Benchley was 27 and had just left a job writing for President Johnson, "a job for which I was splendidly inept and unqualified", when he decided to write Jaws. He read a story about the harpooning of a 4,550lb great white off Long Island and began thinking, "what if one of these things began marauding a community?" He was working behind the furnace room of a factory at the time and struggling to support his family: the book's effect on the great white shark's reputation was not a concern.
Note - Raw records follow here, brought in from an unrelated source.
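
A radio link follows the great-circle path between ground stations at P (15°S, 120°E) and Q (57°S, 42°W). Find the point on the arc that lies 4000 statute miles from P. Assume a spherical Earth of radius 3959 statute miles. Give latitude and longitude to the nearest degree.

The haversine formula gives a central angle δ ≈ 1.858 rad (106.5°) between the endpoints. The total great-circle distance is δ·R ≈ 1.858 × 3959 ≈ 7356 mi, so the target fraction is f = 4000/7356 ≈ 0.544.
Interpolate at f ≈ 0.544 with slerp weights a = sin((1−f)δ)/sin δ ≈ 0.782, b = sin(fδ)/sin δ ≈ 0.883.
p = a·p₁ + b·p₂ ≈ (-0.020, 0.332, -0.943); φ = arcsin(p_z) ≈ -70.57°, λ = atan2(p_y, p_x) ≈ 93.46°.

≈ (71°S, 93°E)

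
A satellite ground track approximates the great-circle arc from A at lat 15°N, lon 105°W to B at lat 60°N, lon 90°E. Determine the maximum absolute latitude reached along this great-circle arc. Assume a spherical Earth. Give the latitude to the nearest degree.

≈ 83°N

The great circle lies in the plane with unit normal n̂ = (p₁ × p₂)/|p₁ × p₂|.
Here n̂_z ≈ -0.129; the vertex latitude is φ_max = arccos|n̂_z| ≈ 82.6°.
Check via Clairaut: cos φ_max = |cos φ₁| · sin C = cos(15.0°)·sin(7.7°) ≈ 0.129, again giving ≈ 82.6°.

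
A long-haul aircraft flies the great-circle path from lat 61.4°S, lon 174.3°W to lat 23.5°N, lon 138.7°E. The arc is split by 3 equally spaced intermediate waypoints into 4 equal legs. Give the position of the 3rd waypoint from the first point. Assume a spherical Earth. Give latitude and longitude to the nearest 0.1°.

From cos δ = sin φ₁ sin φ₂ + cos φ₁ cos φ₂ cos Δλ, the central angle is δ ≈ 1.622 rad (92.9°).
Interpolate at f = 3/4 with slerp weights a = sin((1−f)δ)/sin δ ≈ 0.395, b = sin(fδ)/sin δ ≈ 0.939.
p = a·p₁ + b·p₂ ≈ (-0.835, 0.550, 0.028); φ = arcsin(p_z) ≈ 1.59°, λ = atan2(p_y, p_x) ≈ 146.65°.

≈ lat 1.6°N, lon 146.6°E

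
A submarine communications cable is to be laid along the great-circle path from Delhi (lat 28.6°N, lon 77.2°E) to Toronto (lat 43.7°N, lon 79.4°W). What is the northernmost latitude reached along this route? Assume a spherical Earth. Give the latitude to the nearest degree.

The great circle lies in the plane with unit normal n̂ = (p₁ × p₂)/|p₁ × p₂|.
Here n̂_z ≈ -0.260; the vertex latitude is φ_max = arccos|n̂_z| ≈ 74.9°.
Check via Clairaut: cos φ_max = |cos φ₁| · sin C = cos(28.6°)·sin(17.3°) ≈ 0.260, again giving ≈ 74.9°.

≈ 75°N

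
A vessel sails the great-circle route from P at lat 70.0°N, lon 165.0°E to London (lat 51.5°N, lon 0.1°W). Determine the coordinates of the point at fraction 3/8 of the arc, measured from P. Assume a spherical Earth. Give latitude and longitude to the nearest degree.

≈ lat 86°N, lon 56°E

The haversine formula gives a central angle δ ≈ 1.013 rad (58.0°) between the endpoints.
Interpolate at f = 3/8 with slerp weights a = sin((1−f)δ)/sin δ ≈ 0.697, b = sin(fδ)/sin δ ≈ 0.437.
p = a·p₁ + b·p₂ ≈ (0.042, 0.061, 0.997); φ = arcsin(p_z) ≈ 85.75°, λ = atan2(p_y, p_x) ≈ 55.77°.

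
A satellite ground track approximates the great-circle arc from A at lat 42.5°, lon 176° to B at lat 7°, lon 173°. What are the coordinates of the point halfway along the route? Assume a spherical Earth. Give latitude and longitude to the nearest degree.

The haversine formula gives a central angle δ ≈ 0.621 rad (35.6°) between the endpoints.
Interpolate at f = 1/2 with slerp weights a = sin((1−f)δ)/sin δ ≈ 0.525, b = sin(fδ)/sin δ ≈ 0.525.
p = a·p₁ + b·p₂ ≈ (-0.904, 0.091, 0.419); φ = arcsin(p_z) ≈ 24.76°, λ = atan2(p_y, p_x) ≈ 174.28°.

≈ lat 25°, lon 174°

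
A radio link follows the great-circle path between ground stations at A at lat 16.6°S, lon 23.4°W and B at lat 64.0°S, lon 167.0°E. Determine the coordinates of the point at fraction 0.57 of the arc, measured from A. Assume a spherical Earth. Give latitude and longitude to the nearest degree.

The haversine formula gives a central angle δ ≈ 1.728 rad (99.0°) between the endpoints.
Interpolate at f = 0.57 with slerp weights a = sin((1−f)δ)/sin δ ≈ 0.685, b = sin(fδ)/sin δ ≈ 0.844.
p = a·p₁ + b·p₂ ≈ (0.242, -0.177, -0.954); φ = arcsin(p_z) ≈ -72.53°, λ = atan2(p_y, p_x) ≈ -36.25°.

≈ lat 73°S, lon 36°W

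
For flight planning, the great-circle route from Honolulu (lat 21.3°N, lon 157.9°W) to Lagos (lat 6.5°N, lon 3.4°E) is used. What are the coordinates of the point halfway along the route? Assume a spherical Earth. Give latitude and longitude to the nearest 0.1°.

Write both endpoints as unit vectors p₁, p₂ with components (cos φ cos λ, cos φ sin λ, sin φ).
The central angle between the endpoints is δ = arccos(p₁·p₂) ≈ 2.560 rad (146.7°).
Interpolate at f = 1/2 with slerp weights a = sin((1−f)δ)/sin δ ≈ 1.745, b = sin(fδ)/sin δ ≈ 1.745.
p = a·p₁ + b·p₂ ≈ (0.224, -0.509, 0.831); φ = arcsin(p_z) ≈ 56.22°, λ = atan2(p_y, p_x) ≈ -66.20°.

≈ lat 56.2°N, lon 66.2°W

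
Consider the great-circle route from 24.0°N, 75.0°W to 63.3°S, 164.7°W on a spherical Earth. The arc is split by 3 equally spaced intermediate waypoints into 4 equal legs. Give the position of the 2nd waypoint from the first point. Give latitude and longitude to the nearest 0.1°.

≈ 25.5°S, 101.1°W

Convert each endpoint to a unit vector on the sphere (x = cos φ cos λ, y = cos φ sin λ, z = sin φ).
The central angle between the endpoints is δ = arccos(p₁·p₂) ≈ 1.940 rad (111.2°).
Interpolate at f = 2/4 with slerp weights a = sin((1−f)δ)/sin δ ≈ 0.885, b = sin(fδ)/sin δ ≈ 0.885.
p = a·p₁ + b·p₂ ≈ (-0.174, -0.886, -0.431); φ = arcsin(p_z) ≈ -25.50°, λ = atan2(p_y, p_x) ≈ -101.13°.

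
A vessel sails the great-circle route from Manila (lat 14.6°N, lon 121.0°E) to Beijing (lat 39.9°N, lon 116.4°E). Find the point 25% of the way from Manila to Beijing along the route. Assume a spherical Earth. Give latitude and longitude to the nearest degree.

≈ lat 21°N, lon 120°E

Convert each endpoint to a unit vector on the sphere (x = cos φ cos λ, y = cos φ sin λ, z = sin φ).
The central angle between the endpoints is δ = arccos(p₁·p₂) ≈ 0.447 rad (25.6°).
Interpolate at f = 0.25 with slerp weights a = sin((1−f)δ)/sin δ ≈ 0.761, b = sin(fδ)/sin δ ≈ 0.258.
p = a·p₁ + b·p₂ ≈ (-0.467, 0.809, 0.357); φ = arcsin(p_z) ≈ 20.94°, λ = atan2(p_y, p_x) ≈ 120.03°.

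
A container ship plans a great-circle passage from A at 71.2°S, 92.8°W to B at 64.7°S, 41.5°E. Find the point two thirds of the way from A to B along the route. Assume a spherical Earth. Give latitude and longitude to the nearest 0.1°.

≈ 76.5°S, 20.7°E

From cos δ = sin φ₁ sin φ₂ + cos φ₁ cos φ₂ cos Δλ, the central angle is δ ≈ 0.708 rad (40.6°).
Interpolate at f = 2/3 with slerp weights a = sin((1−f)δ)/sin δ ≈ 0.360, b = sin(fδ)/sin δ ≈ 0.699.
p = a·p₁ + b·p₂ ≈ (0.218, 0.082, -0.972); φ = arcsin(p_z) ≈ -76.52°, λ = atan2(p_y, p_x) ≈ 20.66°.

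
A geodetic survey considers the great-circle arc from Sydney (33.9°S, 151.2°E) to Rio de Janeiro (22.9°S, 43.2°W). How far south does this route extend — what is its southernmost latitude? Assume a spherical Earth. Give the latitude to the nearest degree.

≈ 77°S

The great circle lies in the plane with unit normal n̂ = (p₁ × p₂)/|p₁ × p₂|.
Here n̂_z ≈ +0.223; the vertex latitude is φ_max = arccos|n̂_z| ≈ 77.1°.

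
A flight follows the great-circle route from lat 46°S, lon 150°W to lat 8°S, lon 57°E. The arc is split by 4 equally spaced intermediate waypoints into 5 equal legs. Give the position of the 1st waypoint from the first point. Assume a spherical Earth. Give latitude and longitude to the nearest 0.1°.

The haversine formula gives a central angle δ ≈ 2.109 rad (120.9°) between the endpoints.
Interpolate at f = 1/5 with slerp weights a = sin((1−f)δ)/sin δ ≈ 1.157, b = sin(fδ)/sin δ ≈ 0.477.
p = a·p₁ + b·p₂ ≈ (-0.439, -0.006, -0.899); φ = arcsin(p_z) ≈ -63.97°, λ = atan2(p_y, p_x) ≈ -179.25°.

≈ lat 64.0°S, lon 179.3°W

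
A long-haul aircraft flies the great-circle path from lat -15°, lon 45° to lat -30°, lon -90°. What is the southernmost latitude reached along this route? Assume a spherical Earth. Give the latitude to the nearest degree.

≈ -48°

The great circle lies in the plane with unit normal n̂ = (p₁ × p₂)/|p₁ × p₂|.
Here n̂_z ≈ -0.667; the vertex latitude is φ_max = arccos|n̂_z| ≈ 48.2°.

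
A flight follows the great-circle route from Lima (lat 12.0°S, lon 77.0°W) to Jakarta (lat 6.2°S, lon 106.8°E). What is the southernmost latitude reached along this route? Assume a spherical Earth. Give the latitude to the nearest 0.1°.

≈ 78.3°S

The great circle lies in the plane with unit normal n̂ = (p₁ × p₂)/|p₁ × p₂|.
Here n̂_z ≈ -0.202; the vertex latitude is φ_max = arccos|n̂_z| ≈ 78.3°.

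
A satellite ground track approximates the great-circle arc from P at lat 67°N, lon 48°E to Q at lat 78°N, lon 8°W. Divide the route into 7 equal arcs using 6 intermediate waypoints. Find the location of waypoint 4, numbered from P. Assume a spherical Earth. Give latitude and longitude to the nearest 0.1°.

≈ lat 75.1°N, lon 25.2°E

Write both endpoints as unit vectors p₁, p₂ with components (cos φ cos λ, cos φ sin λ, sin φ).
The central angle between the endpoints is δ = arccos(p₁·p₂) ≈ 0.331 rad (18.9°).
Interpolate at f = 4/7 with slerp weights a = sin((1−f)δ)/sin δ ≈ 0.435, b = sin(fδ)/sin δ ≈ 0.579.
p = a·p₁ + b·p₂ ≈ (0.233, 0.110, 0.966); φ = arcsin(p_z) ≈ 75.09°, λ = atan2(p_y, p_x) ≈ 25.20°.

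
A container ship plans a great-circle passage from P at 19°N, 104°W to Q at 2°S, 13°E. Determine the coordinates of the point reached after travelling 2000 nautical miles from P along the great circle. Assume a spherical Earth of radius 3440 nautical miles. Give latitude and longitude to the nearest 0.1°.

Convert each endpoint to a unit vector on the sphere (x = cos φ cos λ, y = cos φ sin λ, z = sin φ).
The central angle between the endpoints is δ = arccos(p₁·p₂) ≈ 2.027 rad (116.1°). The total great-circle distance is δ·R ≈ 2.027 × 3440 ≈ 6972 nmi, so the target fraction is f = 2000/6972 ≈ 0.287.
Interpolate at f ≈ 0.287 with slerp weights a = sin((1−f)δ)/sin δ ≈ 1.105, b = sin(fδ)/sin δ ≈ 0.612.
p = a·p₁ + b·p₂ ≈ (0.343, -0.876, 0.338); φ = arcsin(p_z) ≈ 19.78°, λ = atan2(p_y, p_x) ≈ -68.63°.

≈ 19.8°N, 68.6°W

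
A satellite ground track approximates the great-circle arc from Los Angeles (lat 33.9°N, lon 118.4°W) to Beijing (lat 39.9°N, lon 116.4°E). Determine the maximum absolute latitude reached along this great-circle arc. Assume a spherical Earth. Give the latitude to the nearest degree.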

Benchley's own love of the ocean stemmed from his growing up on Nantucket, the island off Massachussetts from where Ahab and his crew set out to hunt Moby Dick. Jaws, he said, "was a perfect amalgam of media momentum. I touched a nerve somewhere deep in the public psyche". It was some years after writing the story that he grasped why. After the book and film came out, Benchley was asked time and again to write articles and make television programmes about diving with sharks.
"Jaws gave me access to all the scientists and environmentalists and brought me closer to the ocean." He said that because of their fearsome reputation "no one appreciates how vulnerable they are to destruction". He said: "They get caught up in 80-mile fishing lines with thousands of hooks which kill anything, and in nets the size of ten 747s laid wing to wing in the ocean."
Benchley is particularly appalled by the Asian delicacy shark fin soup. He said: "It's disgusting when you see the slaughter of sharks; when the animal is brought to the surface, has its fins sawn off and is then dropped into the ocean. I've seen the ocean floor littered with the corpses of finless sharks."
But a problem remains. He said: "It's hard to rally people behind sharks. Unlike whales or dolphins, they are hard to anthropomorphise - and they occasionally eat people." However, the fear of sharks seems to outweigh their taste for human flesh. Over the past century, only 74 people have been killed by the eight varieties of sharks - out of 400 in total - that are killers.